How MFA Fatigue Works

Push notification-based multi-factor authentication presents an approval request on a user's registered device when a login attempt occurs. The security assumption is that the user will only approve requests they initiated. MFA fatigue exploits a gap in that assumption: if an attacker possesses valid credentials and bombards the user with push notifications, particularly at times when the user is distracted or attempting to dismiss a persistent interruption, the probability of an accidental or frustrated approval increases substantially.

Documented attack campaigns have sent 50 or more push notifications to a single target within minutes. Some attackers send notifications in the middle of the night when users are half-awake. Others contact targets via phone, impersonating IT support, and instruct them to approve a notification that is about to arrive. The social engineering component transforms a brute-force annoying attack into a targeted, high-probability compromise technique.

Why Traditional MFA Remains Valuable Despite This

The existence of MFA fatigue attacks does not make MFA pointless. Organizations without MFA are significantly easier to compromise.
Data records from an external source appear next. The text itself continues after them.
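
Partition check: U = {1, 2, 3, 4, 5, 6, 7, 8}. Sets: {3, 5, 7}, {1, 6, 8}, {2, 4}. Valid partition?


A partition requires: (1) non-empty parts, (2) pairwise disjoint, (3) union = U
Parts: {3, 5, 7}, {1, 6, 8}, {2, 4}
Union of parts: {1, 2, 3, 4, 5, 6, 7, 8}
U = {1, 2, 3, 4, 5, 6, 7, 8}
All non-empty? True
Pairwise disjoint? True
Covers U? True

Yes, valid partition


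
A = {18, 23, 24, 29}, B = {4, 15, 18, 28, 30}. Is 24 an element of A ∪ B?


A = {18, 23, 24, 29}, B = {4, 15, 18, 28, 30}
A ∪ B = all elements in A or B
A ∪ B = {4, 15, 18, 23, 24, 28, 29, 30}
Checking if 24 ∈ A ∪ B
24 is in A ∪ B → True

24 ∈ A ∪ B


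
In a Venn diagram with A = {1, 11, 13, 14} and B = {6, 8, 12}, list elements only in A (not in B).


A = {1, 11, 13, 14}
B = {6, 8, 12}
Region: only in A (not in B)
Elements: {1, 11, 13, 14}

Elements only in A (not in B): {1, 11, 13, 14}


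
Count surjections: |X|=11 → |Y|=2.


n = |X| = 11, k = |Y| = 2. Surjections via inclusion-exclusion:
S(n,k) = Σ(-1)^i × C(k,i) × (k-i)^n, i=0 to k
i=0: (-1)^0×C(2,0)×2^11 = 2048
i=1: (-1)^1×C(2,1)×1^11 = -2
i=2: (-1)^2×C(2,2)×0^11 = 0
Total = 2046

Number of surjections = 2046


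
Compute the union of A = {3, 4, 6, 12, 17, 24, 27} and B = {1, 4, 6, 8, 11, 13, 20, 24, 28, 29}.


A ∪ B = all elements in A or B (or both)
A = {3, 4, 6, 12, 17, 24, 27}
B = {1, 4, 6, 8, 11, 13, 20, 24, 28, 29}
A ∪ B = {1, 3, 4, 6, 8, 11, 12, 13, 17, 20, 24, 27, 28, 29}

A ∪ B = {1, 3, 4, 6, 8, 11, 12, 13, 17, 20, 24, 27, 28, 29}


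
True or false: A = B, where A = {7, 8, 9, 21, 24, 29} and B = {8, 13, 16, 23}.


Two sets are equal iff they have exactly the same elements.
A = {7, 8, 9, 21, 24, 29}
B = {8, 13, 16, 23}
Differences: {7, 9, 13, 16, 21, 23, 24, 29}
A ≠ B

No, A ≠ B


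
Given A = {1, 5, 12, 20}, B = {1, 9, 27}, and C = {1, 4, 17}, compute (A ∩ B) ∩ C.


A ∩ B = {1}
(A ∩ B) ∩ C = {1}

A ∩ B ∩ C = {1}


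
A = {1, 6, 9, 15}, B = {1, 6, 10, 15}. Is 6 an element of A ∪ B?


A = {1, 6, 9, 15}, B = {1, 6, 10, 15}
A ∪ B = all elements in A or B
A ∪ B = {1, 6, 9, 10, 15}
Checking if 6 ∈ A ∪ B
6 is in A ∪ B → True

6 ∈ A ∪ B


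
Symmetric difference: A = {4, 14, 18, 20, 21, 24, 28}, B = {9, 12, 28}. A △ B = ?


A △ B = (A \ B) ∪ (B \ A) = elements in exactly one of A or B
A \ B = {4, 14, 18, 20, 21, 24}
B \ A = {9, 12}
A △ B = {4, 9, 12, 14, 18, 20, 21, 24}

A △ B = {4, 9, 12, 14, 18, 20, 21, 24}


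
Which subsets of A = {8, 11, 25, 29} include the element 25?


A subset of A contains 25 iff the remaining 3 elements form any subset of A \ {25}.
Count: 2^(n-1) = 2^3 = 8
Subsets containing 25: {25}, {8, 25}, {11, 25}, {25, 29}, {8, 11, 25}, {8, 25, 29}, {11, 25, 29}, {8, 11, 25, 29}

Subsets containing 25 (8 total): {25}, {8, 25}, {11, 25}, {25, 29}, {8, 11, 25}, {8, 25, 29}, {11, 25, 29}, {8, 11, 25, 29}


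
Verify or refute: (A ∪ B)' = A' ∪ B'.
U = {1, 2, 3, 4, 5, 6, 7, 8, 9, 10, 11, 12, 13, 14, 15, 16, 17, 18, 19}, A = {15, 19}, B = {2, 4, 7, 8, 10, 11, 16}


LHS: A ∪ B = {2, 4, 7, 8, 10, 11, 15, 16, 19}
(A ∪ B)' = U \ (A ∪ B) = {1, 3, 5, 6, 9, 12, 13, 14, 17, 18}
A' = {1, 2, 3, 4, 5, 6, 7, 8, 9, 10, 11, 12, 13, 14, 16, 17, 18}, B' = {1, 3, 5, 6, 9, 12, 13, 14, 15, 17, 18, 19}
Claimed RHS: A' ∪ B' = {1, 2, 3, 4, 5, 6, 7, 8, 9, 10, 11, 12, 13, 14, 15, 16, 17, 18, 19}
Identity is INVALID: LHS = {1, 3, 5, 6, 9, 12, 13, 14, 17, 18} but the RHS claimed here equals {1, 2, 3, 4, 5, 6, 7, 8, 9, 10, 11, 12, 13, 14, 15, 16, 17, 18, 19}. The correct form is (A ∪ B)' = A' ∩ B'.

Identity is invalid: (A ∪ B)' = {1, 3, 5, 6, 9, 12, 13, 14, 17, 18} but A' ∪ B' = {1, 2, 3, 4, 5, 6, 7, 8, 9, 10, 11, 12, 13, 14, 15, 16, 17, 18, 19}. The correct De Morgan law is (A ∪ B)' = A' ∩ B'.


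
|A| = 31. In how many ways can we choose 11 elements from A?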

MFA fatigue requires the attacker to have already obtained valid credentials, which is a meaningful barrier. The attack is also resource-intensive compared to simply exploiting organizations with no MFA at all.

The conclusion is not to abandon MFA. It is to implement MFA in ways that are resistant to fatigue attacks.
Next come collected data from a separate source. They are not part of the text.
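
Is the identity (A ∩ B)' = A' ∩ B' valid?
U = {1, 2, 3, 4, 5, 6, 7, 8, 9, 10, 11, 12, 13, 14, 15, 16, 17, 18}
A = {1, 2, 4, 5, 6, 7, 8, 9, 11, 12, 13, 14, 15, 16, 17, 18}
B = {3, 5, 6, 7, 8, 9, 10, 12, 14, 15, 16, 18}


LHS: A ∩ B = {5, 6, 7, 8, 9, 12, 14, 15, 16, 18}
(A ∩ B)' = U \ (A ∩ B) = {1, 2, 3, 4, 10, 11, 13, 17}
A' = {3, 10}, B' = {1, 2, 4, 11, 13, 17}
Claimed RHS: A' ∩ B' = ∅
Identity is INVALID: LHS = {1, 2, 3, 4, 10, 11, 13, 17} but the RHS claimed here equals ∅. The correct form is (A ∩ B)' = A' ∪ B'.

Identity is invalid: (A ∩ B)' = {1, 2, 3, 4, 10, 11, 13, 17} but A' ∩ B' = ∅. The correct De Morgan law is (A ∩ B)' = A' ∪ B'.


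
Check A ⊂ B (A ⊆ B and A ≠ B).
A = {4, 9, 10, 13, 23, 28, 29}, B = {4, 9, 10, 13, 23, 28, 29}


A ⊂ B requires: A ⊆ B AND A ≠ B.
A ⊆ B? Yes
A = B? Yes
A = B, so A is not a PROPER subset.

No, A is not a proper subset of B


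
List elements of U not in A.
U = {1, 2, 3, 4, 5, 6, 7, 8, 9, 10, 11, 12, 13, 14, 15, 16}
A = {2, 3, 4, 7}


Aᶜ = U \ A = elements in U but not in A
U = {1, 2, 3, 4, 5, 6, 7, 8, 9, 10, 11, 12, 13, 14, 15, 16}
A = {2, 3, 4, 7}
Aᶜ = {1, 5, 6, 8, 9, 10, 11, 12, 13, 14, 15, 16}

Aᶜ = {1, 5, 6, 8, 9, 10, 11, 12, 13, 14, 15, 16}


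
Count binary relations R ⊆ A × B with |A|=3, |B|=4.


A relation from A to B is any subset of A × B.
|A × B| = 3 × 4 = 12
# relations = 2^|A × B| = 2^12 = 4096

Number of relations = 4096


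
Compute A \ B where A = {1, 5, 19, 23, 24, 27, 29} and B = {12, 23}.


A \ B = elements in A but not in B
A = {1, 5, 19, 23, 24, 27, 29}
B = {12, 23}
Remove from A any elements in B
A \ B = {1, 5, 19, 24, 27, 29}

A \ B = {1, 5, 19, 24, 27, 29}


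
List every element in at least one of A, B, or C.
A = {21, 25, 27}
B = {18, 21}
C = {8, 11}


A ∪ B = {18, 21, 25, 27}
(A ∪ B) ∪ C = {8, 11, 18, 21, 25, 27}

A ∪ B ∪ C = {8, 11, 18, 21, 25, 27}


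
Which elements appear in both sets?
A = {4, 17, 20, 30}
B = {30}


A ∩ B = elements in both A and B
A = {4, 17, 20, 30}
B = {30}
A ∩ B = {30}

A ∩ B = {30}


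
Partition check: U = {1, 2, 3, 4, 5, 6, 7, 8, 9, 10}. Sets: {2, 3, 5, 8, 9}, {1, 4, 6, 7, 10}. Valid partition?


A partition requires: (1) non-empty parts, (2) pairwise disjoint, (3) union = U
Parts: {2, 3, 5, 8, 9}, {1, 4, 6, 7, 10}
Union of parts: {1, 2, 3, 4, 5, 6, 7, 8, 9, 10}
U = {1, 2, 3, 4, 5, 6, 7, 8, 9, 10}
All non-empty? True
Pairwise disjoint? True
Covers U? True

Yes, valid partition


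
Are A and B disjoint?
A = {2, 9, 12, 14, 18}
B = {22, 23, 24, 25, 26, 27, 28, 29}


Disjoint means A ∩ B = ∅.
A ∩ B = ∅
A ∩ B = ∅, so A and B are disjoint.

Yes, A and B are disjoint


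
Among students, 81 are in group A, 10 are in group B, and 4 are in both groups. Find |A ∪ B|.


|A ∪ B| = |A| + |B| - |A ∩ B|
= 81 + 10 - 4
= 87

|A ∪ B| = 87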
Controls That Actually Defeat MFA Fatigue

Number Matching

Number matching requires the user to enter a number displayed on the login screen into their authenticator app before approving. This eliminates the possibility of approving a request without knowing what system is being accessed, making fatigue-based approval nearly impossible because the user must actively confirm a specific code rather than simply tapping approve.

Additional Context in Push Notifications

Modern authenticator implementations can display the location, IP address, and application associated with a login attempt in the push notification itself. A user who receives a push notification showing a login attempt from a location they do not recognize is far more likely to deny it than one receiving an ambiguous generic approval request.

Phishing-Resistant MFA Methods

FIDO2 hardware security keys and passkeys are resistant to both phishing and fatigue attacks because the authentication is cryptographically bound to the specific application and device. These methods are the gold standard where implementation is feasible, particularly for privileged accounts and high-risk users.

Anomaly Detection and Rate Limiting

Identity platforms should be configured to detect and block excessive failed MFA attempts, flag geographically impossible login sequences, and trigger alerts when authentication patterns deviate from established baselines for a given user. These controls do not prevent a determined attacker but significantly increase the likelihood of detection before a successful compromise.

Privileged accounts, executives, and IT administrators should be prioritized for phishing-resistant MFA. These accounts are the highest-value targets and the most likely to be specifically targeted in MFA fatigue campaigns.